Chad vows to punish French for child smuggling bid

Chad vows to punish French for child smuggling bid

Saturday 27 October 2007 02:53.

October 26, 2007 (N’DJAMENA) — Chadian President Idriss Deby vowed on Friday that nine French nationals detained for trying to smuggle out African children to live with European families would pay for their "horrible" crime.

Chadian police arrested the group on Thursday as they were preparing to fly 103 children, aged 3-8 and mainly from Sudan’s conflict-torn Darfur region, out of the eastern Chadian city of Abeche on a French charter plane.

Spain’s Foreign Ministry said on Friday seven Spaniards — three men and four women — were also detained for their involvement in chartering the plane.

"It is a horrible act which I say is a crime. I strongly condemn it," Deby told reporters on Friday during a visit to a social centre in Abeche where the children are being cared for.

"All administrative and judicial steps will be taken so that these people and their accomplices pay for their actions. The Chadian and Sudanese authorities must from now on put in place control systems so this never happens again," he said.

The nine French nationals detained included the head of a group called Zoe’s Ark, which said earlier this year it hoped to bring orphans from Darfur to France for adoption.

Spain’s El Pais newspaper quoted on its Web site a Spanish consul in neighbouring Cameroon as saying the seven Spanish nationals detained were crew members and that the charter plane belonged to a Spanish company.

Chad’s interior minister, Ahmat Mahamat Bachir, said on Thursday that some of the 103 children were Chadian, not all were orphans and the operation had no official authorisation.

U.N. Children’s Fund UNICEF was caring for the children on Friday as it tried to establish who they were.

"When the children came out of the plane, many had bandages on their legs and arms and heads, but later when they were taken off, there was nothing (no injuries) there," Jean-Francois Basse, UNICEF senior protection officer for Chad, told Reuters.

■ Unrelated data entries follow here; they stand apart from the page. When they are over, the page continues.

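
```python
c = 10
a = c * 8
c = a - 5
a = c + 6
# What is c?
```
Trace:
  c=10
  c=10, a=80
  c=75, a=80
  c=75, a=81

Final answer: 75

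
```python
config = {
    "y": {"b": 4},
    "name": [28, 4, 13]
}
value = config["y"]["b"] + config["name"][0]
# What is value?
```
Trace:
  config={'y': {'b': 4}, 'name': [28, 4, 13]}
  config={'y': {'b': 4}, 'name': [28, 4, 13]}, value=32

Final answer: 32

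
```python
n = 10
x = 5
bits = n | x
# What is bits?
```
Trace:
  n=10
  n=10, x=5
  n=10, x=5, bits=15

Final answer: 15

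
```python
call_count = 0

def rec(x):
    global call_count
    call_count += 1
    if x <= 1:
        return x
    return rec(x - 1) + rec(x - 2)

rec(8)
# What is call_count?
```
Call trace (a repeated sub-call is expanded the first time; later identical calls just restate its return value):
rec(x=8)
  rec(x=7)
    rec(x=6)
      rec(x=5)
        rec(x=4)
          rec(x=3)
            rec(x=2)
              rec(x=1)
              -> return 1
              rec(x=0)
              -> return 0
            -> return 1
            rec(x=1)
            -> return 1
          -> return 2
          rec(x=2) -> return 1  (same call as traced above)
        -> return 3
        rec(x=3) -> return 2  (same call as traced above)
      -> return 5
      rec(x=4) -> return 3  (same call as traced above)
    -> return 8
    rec(x=5) -> return 5  (same call as traced above)
  -> return 13
  rec(x=6) -> return 8  (same call as traced above)
-> return 21

call_count is incremented once per call, so count the calls in each subtree. Let C(x) = number of calls made by rec(x).
C(0) = C(1) = 1 (base case, no recursion); C(x) = 1 + C(x - 1) + C(x - 2) otherwise.
C(2) = 1 + C(1) + C(0) = 1 + 1 + 1 = 3
C(3) = 1 + C(2) + C(1) = 1 + 3 + 1 = 5
C(4) = 1 + C(3) + C(2) = 1 + 5 + 3 = 9
C(5) = 1 + C(4) + C(3) = 1 + 9 + 5 = 15
C(6) = 1 + C(5) + C(4) = 1 + 15 + 9 = 25
C(7) = 1 + C(6) + C(5) = 1 + 25 + 15 = 41
C(8) = 1 + C(7) + C(6) = 1 + 41 + 25 = 67
call_count = C(8) = 67

Final answer: 67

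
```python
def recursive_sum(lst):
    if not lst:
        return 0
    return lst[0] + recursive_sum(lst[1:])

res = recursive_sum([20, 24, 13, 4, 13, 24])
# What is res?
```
Call trace:
recursive_sum(lst=[20, 24, 13, 4, 13, 24])
  recursive_sum(lst=[24, 13, 4, 13, 24])
    recursive_sum(lst=[13, 4, 13, 24])
      recursive_sum(lst=[4, 13, 24])
        recursive_sum(lst=[13, 24])
          recursive_sum(lst=[24])
            recursive_sum(lst=[])
            -> return 0
          -> return 24
        -> return 37
      -> return 41
    -> return 54
  -> return 78
-> return 98

Final answer: 98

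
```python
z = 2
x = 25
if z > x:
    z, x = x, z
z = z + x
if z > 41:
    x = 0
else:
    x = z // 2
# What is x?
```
Trace:
  z=2
  z=2, x=25
  z=2, x=25
  z=27, x=25
  z=27, x=13

Final answer: 13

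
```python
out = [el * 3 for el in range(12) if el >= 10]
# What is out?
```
Trace:
  el=0
  el=1
  el=2
  el=3
  el=4
  el=5
  el=6
  el=7
  el=8
  el=9
  el=10
  el=11
  out=[30, 33]

Final answer: [30, 33]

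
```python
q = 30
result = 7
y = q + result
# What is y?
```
Trace:
  q=30
  q=30, result=7
  q=30, result=7, y=37

Final answer: 37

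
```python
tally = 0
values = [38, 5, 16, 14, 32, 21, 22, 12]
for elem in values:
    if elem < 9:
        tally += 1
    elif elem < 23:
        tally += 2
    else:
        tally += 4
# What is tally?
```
Trace:
  tally=0
  tally=4, elem=38
  tally=5, elem=5
  tally=7, elem=16
  tally=9, elem=14
  tally=13, elem=32
  tally=15, elem=21
  tally=17, elem=22
  tally=19, elem=12

Final answer: 19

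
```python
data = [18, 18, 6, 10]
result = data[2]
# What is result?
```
Trace:
  data=[18, 18, 6, 10]
  data=[18, 18, 6, 10], result=6

Final answer: 6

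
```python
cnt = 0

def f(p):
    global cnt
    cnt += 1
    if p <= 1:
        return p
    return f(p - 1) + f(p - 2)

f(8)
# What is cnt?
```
Call trace (a repeated sub-call is expanded the first time; later identical calls just restate its return value):
f(p=8)
  f(p=7)
    f(p=6)
      f(p=5)
        f(p=4)
          f(p=3)
            f(p=2)
              f(p=1)
              -> return 1
              f(p=0)
              -> return 0
            -> return 1
            f(p=1)
            -> return 1
          -> return 2
          f(p=2) -> return 1  (same call as traced above)
        -> return 3
        f(p=3) -> return 2  (same call as traced above)
      -> return 5
      f(p=4) -> return 3  (same call as traced above)
    -> return 8
    f(p=5) -> return 5  (same call as traced above)
  -> return 13
  f(p=6) -> return 8  (same call as traced above)
-> return 21

cnt is incremented once per call, so count the calls in each subtree. Let C(p) = number of calls made by f(p).
C(0) = C(1) = 1 (base case, no recursion); C(p) = 1 + C(p - 1) + C(p - 2) otherwise.
C(2) = 1 + C(1) + C(0) = 1 + 1 + 1 = 3
C(3) = 1 + C(2) + C(1) = 1 + 3 + 1 = 5
C(4) = 1 + C(3) + C(2) = 1 + 5 + 3 = 9
C(5) = 1 + C(4) + C(3) = 1 + 9 + 5 = 15
C(6) = 1 + C(5) + C(4) = 1 + 15 + 9 = 25
C(7) = 1 + C(6) + C(5) = 1 + 25 + 15 = 41
C(8) = 1 + C(7) + C(6) = 1 + 41 + 25 = 67
cnt = C(8) = 67

Final answer: 67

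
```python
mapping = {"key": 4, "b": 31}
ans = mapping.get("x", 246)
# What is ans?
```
Trace:
  mapping={'key': 4, 'b': 31}
  mapping={'key': 4, 'b': 31}, ans=246

Final answer: 246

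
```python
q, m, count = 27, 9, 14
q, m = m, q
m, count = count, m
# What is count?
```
Trace:
  q=27, m=9, count=14
  q=9, m=27, count=14
  q=9, m=14, count=27

Final answer: 27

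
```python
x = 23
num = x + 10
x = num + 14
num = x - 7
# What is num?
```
Trace:
  x=23
  x=23, num=33
  x=47, num=33
  x=47, num=40

Final answer: 40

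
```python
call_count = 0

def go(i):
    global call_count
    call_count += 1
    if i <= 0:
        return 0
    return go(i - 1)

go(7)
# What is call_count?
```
Call trace:
go(i=7)
  go(i=6)
    go(i=5)
      go(i=4)
        go(i=3)
          go(i=2)
            go(i=1)
              go(i=0)
              -> return 0
            -> return 0
          -> return 0
        -> return 0
      -> return 0
    -> return 0
  -> return 0
-> return 0

call_count is incremented once per call. go is entered once for each i = 7, 6, 5, 4, 3, 2, 1, 0 (the i <= 0 call returns without recursing), i.e. 7 + 1 calls.
call_count = 8

Final answer: 8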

"Chadian legislation is very clear and it was not respected. What they did was completely illegal … It was the work of an amateur," he said.

The apparent smuggling bid was condemned by French President Nicolas Sarkozy, whose spokesman said the Paris prosecutor’s office had opened an inquiry on Wednesday into "illegal exercise of intermediary activities with the aim of adoption".


The French Foreign Ministry issued a warning about Zoe’s Ark in August, saying there was no guarantee the children were helpless orphans and casting doubt on the project’s legality.

A French diplomat said around 300 families in France and Belgium had paid 2,800 to 6,000 euros ($4,000-8,600) per child to have them flown to an airport in Vatry, east of Paris, where families hoping to welcome them waited all night in vain.

Since the Foreign Ministry’s warning, Zoe’s Ark had stopped saying it aimed to have the children adopted, the diplomat said.

The organisation’s Web site continues to say its plans to bring children from Darfur to Europe are justified by the Geneva Convention and international law.

"Everything was done with the agreement of the French government," Agathe Deregnancourt of the "Group of families for the orphans of Darfur", an umbrella organisation which includes Zoe’s Ark, said on French television channel BFM TV.

"It’s not a question of buying or adopting … families were volunteering to welcome these children into their homes," she said.

Rama Yade, France’s secretary of state for foreign affairs and human rights, was contacted three months ago by Zoe’s Ark, and had warned other government agencies of the "doubtful" nature of the plan, Sarkozy’s office said.

"Taking children away like this is, from my point of view, illegal and irresponsible," Yade was quoted as saying in an interview published in Friday’s Le Parisien newspaper.